Events have overtaken me. Every time I’d make some notes for a new blog post a new Big Society story would trump the last one. This wasn’t helped by my increasing anger and need to turn off news items that mentioned or debated the topic.
On those lines I should make a public apology to my flatmates; I did find myself shouting at a debate on ‘Ten o’Clock Live’, particularly at the charity boss they’d found, Shaun Bailey, whose views made more sense when it turned out he’d been a Tory electoral candidate. When I say sense, I meant more in terms of at least you knew why he was saying these things, even if they were awful.
If you can bear it, go to about 34mins into this video. If you don’t have the time (or the patience with Channel 4′s player) here’s a choice quote:
If organised volunteering collapsed tomorrow it wouldn’t make a big deal because private volunteering goes on all the time. Is there anybody here who’s babysat? Do you look after your neighbour’s kids, you kept your sister’s kids while they’ve been ill? You help the woman down the road that’s volunteering, it happens all the time.
We all know that informal volunteering is an intrinsic part of our communities. The idea though that this is what could/should run public services is stunningly ignorant. It would be interesting to know if his charity involves volunteers or not, whether there’s any management or co-ordination of this, and whether they’ve picked up on legal and good practice issues from Volunteering England and Volunteer Centres.
But maybe I’m wrong. Forget organisation, forget volunteer management, we’ve been wasting our time.
Well, the anger levels are rising again, so I’ll put this to one side and carry on with the rest of the blog – the cat gets confused when I start shouting at my computer screen.
Most of the fuss has been about cuts to voluntary sector funding. Quite rightly of course, as it is an absurdity to talk of voluntary action when so many local infrastructure bodies are being not so much cut as eviscerated. Blaming local authorities is laughable. Government spokespeople were so wide eyed and shocked, shocked! that councils drastically reducing budgets would do this that I considered exploiting this naivety – I’d be quids in through emails claiming to be a treasury official in a foreign government looking to transfer a large amount into a handy bank amount. It’s especially hollow given that bodies such as Volunteering England were cut by, er, central government.
Anyway the ball started rolling with Elisabeth Hoodless’ leaving present to the sector. I have to say, it’s not often I’ve agreed with her public pronouncements, but she did us proud this time. The story splashed across the media. Something we all knew in the sector entered the public consciousness.
Mind you she did spoil it a bit – according to the BBC ‘she backed a US idea that ties the funding of public bodies with the number of volunteers recruited’.
Even Volunteering England, which normally finds the fence its most comfortable perch, sounded a critical note. Chief Executive Justin Davis Smith pointed out in the same BBC report that organisations were “having their capacity to deliver, to recruit more, to train, to support their volunteers taken away from them”, although he still supported the ambitions of the Big Society.
Government was prodded a little, and some extra money was announced. The phrase ‘too little, too late’ is well worn, but it’s definitely apt here.

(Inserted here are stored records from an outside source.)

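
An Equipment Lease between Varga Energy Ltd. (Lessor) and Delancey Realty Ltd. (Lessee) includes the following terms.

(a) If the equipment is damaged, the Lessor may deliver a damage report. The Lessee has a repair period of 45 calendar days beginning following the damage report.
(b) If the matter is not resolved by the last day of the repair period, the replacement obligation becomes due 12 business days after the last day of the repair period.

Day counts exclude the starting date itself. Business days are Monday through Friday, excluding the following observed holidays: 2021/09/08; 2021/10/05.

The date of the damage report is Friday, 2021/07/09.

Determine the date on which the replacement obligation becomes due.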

What we’re in danger of missing is that the funding issue, while egregious, is not the central problem with the Big Society idea. For me it’s the very concept of using voluntary action to replace public services.
The key question remains: who will do this? Who will have the time and expertise to run these services? Surely those people with the time and inclination are broadly already volunteering. Will such projects end up merely poaching volunteers from local Age Concerns, advocacy services, befriending projects?
Whether by design or happenstance, or perhaps design, the plan amounts to a new form of privatisation.
Firstly it’s a way of expanding market principles further into the social sphere. This is an issue I have always had with some forms of social enterprises. There does seem to be an ideological kernel behind the concept (supported as much by the Labour Party as the Conservatives) – there may not be private profit, but the idea of market discipline is central.
Will volunteer effort be used to undercut other potential suppliers? Where does this leave volunteers? Where does this leave people in what are already low paid precarious jobs?
Secondly, where local services run by volunteers fail to deliver, I can’t believe they’ll be brought back under the public sector. The government’s reaction will be, well, we tried that, valiant effort there by the plucky community groups, but time for the big boys to come in. Private companies like Serco will be circling like hawks.
I don’t think I’m being that cynical to say that it makes this agenda sound so much nicer to talk of community groups running services than the private sector.
And to back up the last point, just as I was putting this post together I saw this story on the BBC website:
David Cameron: End state monopoly over public services
David Cameron has said the government will set out plans to allow private and voluntary groups to run almost every kind of public service
It won’t come as much of a surprise to the more forensic reader, but I don’t support the ambitions of the Big Society.